The Myth of Negative Sentiment


Today’s article in Barrons: “The Myth of Negative Sentiment” took the position that negative sentiment in the investor community is a myth, and that the media is unnecessarily sugarcoating economic problems.

I think the article missed the point.

The sugarcoating is not for the investor crowd, it is for everyone else. Investors stand to do well as we move toward an “ownership society“, but the non-investor class is disenfranchised and falling further behind. I’m talking about the concentration of wealth and the distribution of consumption.

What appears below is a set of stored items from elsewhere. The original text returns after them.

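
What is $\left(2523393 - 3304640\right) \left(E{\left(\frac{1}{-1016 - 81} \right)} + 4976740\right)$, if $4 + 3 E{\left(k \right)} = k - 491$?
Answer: $- \frac{12795191744400028}{3291} \approx -3.8879 \cdot 10^{12}$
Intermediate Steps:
$E{\left(k \right)} = -165 + \frac{k}{3}$ ($E{\left(k \right)} = - \frac{4}{3} + \frac{k - 491}{3} = - \frac{4}{3} + \frac{-491 + k}{3} = - \frac{4}{3} + \left(- \frac{491}{3} + \frac{k}{3}\right) = -165 + \frac{k}{3}$)
$\left(2523393 - 3304640\right) \left(E{\left(\frac{1}{-1016 - 81} \right)} + 4976740\right) = \left(2523393 - 3304640\right) \left(\left(-165 + \frac{1}{3 \left(-1016 - 81\right)}\right) + 4976740\right) = - 781247 \left(\left(-165 + \frac{1}{3 \left(-1097\right)}\right) + 4976740\right) = - 781247 \left(\left(-165 + \frac{1}{3} \left(- \frac{1}{1097}\right)\right) + 4976740\right) = - 781247 \left(\left(-165 - \frac{1}{3291}\right) + 4976740\right) = - 781247 \left(- \frac{543016}{3291} + 4976740\right) = \left(-781247\right) \frac{16377908324}{3291} = - \frac{12795191744400028}{3291}$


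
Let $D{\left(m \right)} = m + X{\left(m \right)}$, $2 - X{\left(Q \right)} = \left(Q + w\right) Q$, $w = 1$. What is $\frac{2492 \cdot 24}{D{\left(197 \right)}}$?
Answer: $- \frac{59808}{38807} \approx -1.5412$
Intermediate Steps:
$X{\left(Q \right)} = 2 - Q \left(1 + Q\right)$ ($X{\left(Q \right)} = 2 - \left(Q + 1\right) Q = 2 - \left(1 + Q\right) Q = 2 - Q \left(1 + Q\right)$)
$D{\left(m \right)} = 2 - m^{2}$ ($D{\left(m \right)} = m - \left(-2 + m + m^{2}\right) = 2 - m^{2}$)
$\frac{2492 \cdot 24}{D{\left(197 \right)}} = \frac{2492 \cdot 24}{2 - 197^{2}} = \frac{59808}{2 - 38809} = \frac{59808}{-38807} = 59808 \left(- \frac{1}{38807}\right) = - \frac{59808}{38807}$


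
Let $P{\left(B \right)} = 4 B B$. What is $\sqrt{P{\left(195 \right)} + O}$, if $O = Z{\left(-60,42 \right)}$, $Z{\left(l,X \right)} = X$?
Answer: $\sqrt{152142} \approx 390.05$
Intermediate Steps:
$P{\left(B \right)} = 4 B^{2}$
$O = 42$
$\sqrt{P{\left(195 \right)} + O} = \sqrt{4 \cdot 195^{2} + 42} = \sqrt{4 \cdot 38025 + 42} = \sqrt{152100 + 42} = \sqrt{152142}$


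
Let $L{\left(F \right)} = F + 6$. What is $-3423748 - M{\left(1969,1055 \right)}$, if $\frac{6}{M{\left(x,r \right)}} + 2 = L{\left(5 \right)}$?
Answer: $- \frac{10271246}{3} \approx -3.4237 \cdot 10^{6}$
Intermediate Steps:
$L{\left(F \right)} = 6 + F$
$M{\left(x,r \right)} = \frac{2}{3}$ ($M{\left(x,r \right)} = \frac{6}{-2 + \left(6 + 5\right)} = \frac{6}{-2 + 11} = \frac{6}{9} = 6 \cdot \frac{1}{9} = \frac{2}{3}$)
$-3423748 - M{\left(1969,1055 \right)} = -3423748 - \frac{2}{3} = - \frac{10271246}{3}$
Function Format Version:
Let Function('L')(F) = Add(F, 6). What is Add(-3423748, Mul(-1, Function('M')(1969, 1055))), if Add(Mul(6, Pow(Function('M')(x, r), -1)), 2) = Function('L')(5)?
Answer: Rational(-10271246, 3) ≈ -3.4237e+6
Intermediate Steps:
Function('L')(F) = Add(6, F)
Function('M')(x, r) = Rational(2, 3) (Function('M')(x, r) = Mul(6, Pow(Add(-2, Add(6, 5)), -1)) = Mul(6, Pow(Add(-2, 11), -1)) = Mul(6, Pow(9, -1)) = Mul(6, Rational(1, 9)) = Rational(2, 3))
Add(-3423748, Mul(-1, Function('M')(1969, 1055))) = Add(-3423748, Mul(-1, Rational(2, 3))) = Add(-3423748, Rational(-2, 3)) = Rational(-10271246, 3)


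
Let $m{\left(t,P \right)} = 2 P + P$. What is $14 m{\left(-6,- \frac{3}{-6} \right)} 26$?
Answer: $546$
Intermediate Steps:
$m{\left(t,P \right)} = 3 P$
$14 m{\left(-6,- \frac{3}{-6} \right)} 26 = 14 \cdot 3 \left(- \frac{3}{-6}\right) 26 = 14 \cdot 3 \left(\left(-3\right) \left(- \frac{1}{6}\right)\right) 26 = 14 \cdot 3 \cdot \frac{1}{2} \cdot 26 = 14 \cdot \frac{3}{2} \cdot 26 = 21 \cdot 26 = 546$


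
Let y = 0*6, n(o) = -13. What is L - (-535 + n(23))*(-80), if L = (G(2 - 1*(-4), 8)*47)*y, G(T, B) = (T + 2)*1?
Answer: -43840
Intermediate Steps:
G(T, B) = 2 + T (G(T, B) = (2 + T)*1 = 2 + T)
y = 0
L = 0 (L = ((2 + (2 - 1*(-4)))*47)*0 = ((2 + (2 + 4))*47)*0 = ((2 + 6)*47)*0 = (8*47)*0 = 376*0 = 0)
L - (-535 + n(23))*(-80) = 0 - (-535 - 13)*(-80) = 0 - (-548)*(-80) = 0 - 1*43840 = 0 - 43840 = -43840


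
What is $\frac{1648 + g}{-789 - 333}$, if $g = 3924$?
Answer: $- \frac{2786}{561} \approx -4.9661$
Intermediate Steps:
$\frac{1648 + g}{-789 - 333} = \frac{1648 + 3924}{-789 - 333} = \frac{5572}{-1122} = 5572 \left(- \frac{1}{1122}\right) = - \frac{2786}{561}$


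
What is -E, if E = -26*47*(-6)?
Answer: -7332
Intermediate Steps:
E = 7332 (E = -1222*(-6) = 7332)
-E = -1*7332 = -7332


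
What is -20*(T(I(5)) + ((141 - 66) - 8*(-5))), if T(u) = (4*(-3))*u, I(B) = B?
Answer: -1100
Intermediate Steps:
T(u) = -12*u
-20*(T(I(5)) + ((141 - 66) - 8*(-5))) = -20*(-12*5 + ((141 - 66) - 8*(-5))) = -20*(-60 + (75 + 40)) = -20*(-60 + 115) = -20*55 = -1100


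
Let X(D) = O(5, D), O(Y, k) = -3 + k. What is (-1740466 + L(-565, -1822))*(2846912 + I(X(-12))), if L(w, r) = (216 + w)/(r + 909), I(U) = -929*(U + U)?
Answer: -4568158276541238/913 ≈ -5.0035e+12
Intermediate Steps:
X(D) = -3 + D
I(U) = -1858*U
L(w, r) = (216 + w)/(909 + r)
(-1740466 + L(-565, -1822))*(2846912 + I(X(-12))) = (-1740466 + (216 - 565)/(909 - 1822))*(2846912 - 1858*(-3 - 12)) = (-1740466 - 349/(-913))*(2846912 - 1858*(-15)) = (-1740466 - 1/913*(-349))*(2846912 + 27870) = (-1740466 + 349/913)*2874782 = -1589045109/913*2874782 = -4568158276541238/913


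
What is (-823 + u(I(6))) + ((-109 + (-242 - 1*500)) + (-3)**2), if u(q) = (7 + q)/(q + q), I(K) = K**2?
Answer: -119837/72 ≈ -1664.4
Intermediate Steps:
u(q) = (7 + q)/(2*q) (u(q) = (7 + q)/((2*q)) = (7 + q)*(1/(2*q)) = (7 + q)/(2*q))
(-823 + u(I(6))) + ((-109 + (-242 - 1*500)) + (-3)**2) = (-823 + (7 + 6**2)/(2*(6**2))) + ((-109 + (-242 - 1*500)) + (-3)**2) = (-823 + (1/2)*(7 + 36)/36) + ((-109 + (-242 - 500)) + 9) = (-823 + (1/2)*(1/36)*43) + ((-109 - 742) + 9) = (-823 + 43/72) + (-851 + 9) = -59213/72 - 842 = -119837/72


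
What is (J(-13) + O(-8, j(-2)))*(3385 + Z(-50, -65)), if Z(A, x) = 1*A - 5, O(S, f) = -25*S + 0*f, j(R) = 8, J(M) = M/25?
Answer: 3321342/5 ≈ 6.6427e+5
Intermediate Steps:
J(M) = M/25 (J(M) = M*(1/25) = M/25)
O(S, f) = -25*S (O(S, f) = -25*S + 0 = -25*S)
Z(A, x) = -5 + A (Z(A, x) = A - 5 = -5 + A)
(J(-13) + O(-8, j(-2)))*(3385 + Z(-50, -65)) = ((1/25)*(-13) - 25*(-8))*(3385 + (-5 - 50)) = (-13/25 + 200)*(3385 - 55) = (4987/25)*3330 = 3321342/5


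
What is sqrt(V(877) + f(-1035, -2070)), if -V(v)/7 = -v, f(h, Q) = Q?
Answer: sqrt(4069) ≈ 63.789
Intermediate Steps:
V(v) = 7*v (V(v) = -(-7)*v = 7*v)
sqrt(V(877) + f(-1035, -2070)) = sqrt(7*877 - 2070) = sqrt(6139 - 2070) = sqrt(4069)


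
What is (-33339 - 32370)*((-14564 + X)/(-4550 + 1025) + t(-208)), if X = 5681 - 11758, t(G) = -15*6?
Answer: 6496626927/1175 ≈ 5.5290e+6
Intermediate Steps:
t(G) = -90
X = -6077
(-33339 - 32370)*((-14564 + X)/(-4550 + 1025) + t(-208)) = (-33339 - 32370)*((-14564 - 6077)/(-4550 + 1025) - 90) = -65709*(-20641/(-3525) - 90) = -65709*(-20641*(-1/3525) - 90) = -65709*(20641/3525 - 90) = -65709*(-296609/3525) = 6496626927/1175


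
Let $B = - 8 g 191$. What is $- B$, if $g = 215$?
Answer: $328520$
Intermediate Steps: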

The article talks about how investors are heavily invested in equities rather than cash, and how this is a signal of investor optimism. This is true; it is because dividend and capital gains rates have been cut in half (or more) and interest rates on cash accounts are almost zero. Why hold cash when the yield curve is steep and tax rates are so favorable? After-tax investment returns look very promising.

But if you live paycheck-to-paycheck (Barron’s readers might not have any contact with these people…) then your prospects are grim. In the past, debtors could count on inflation to depreciate their past sins. But these days, deflation threatens to put them deeper in debt while giving the wealthy more buying power. Meanwhile social services are being cut and the lions share of tax breaks are going to people making capital gains and receiving dividend income. For them, the whole country is becomming a company town.

The issue is not negative sentiment on the part of investors, but rather social depression. And that is no myth.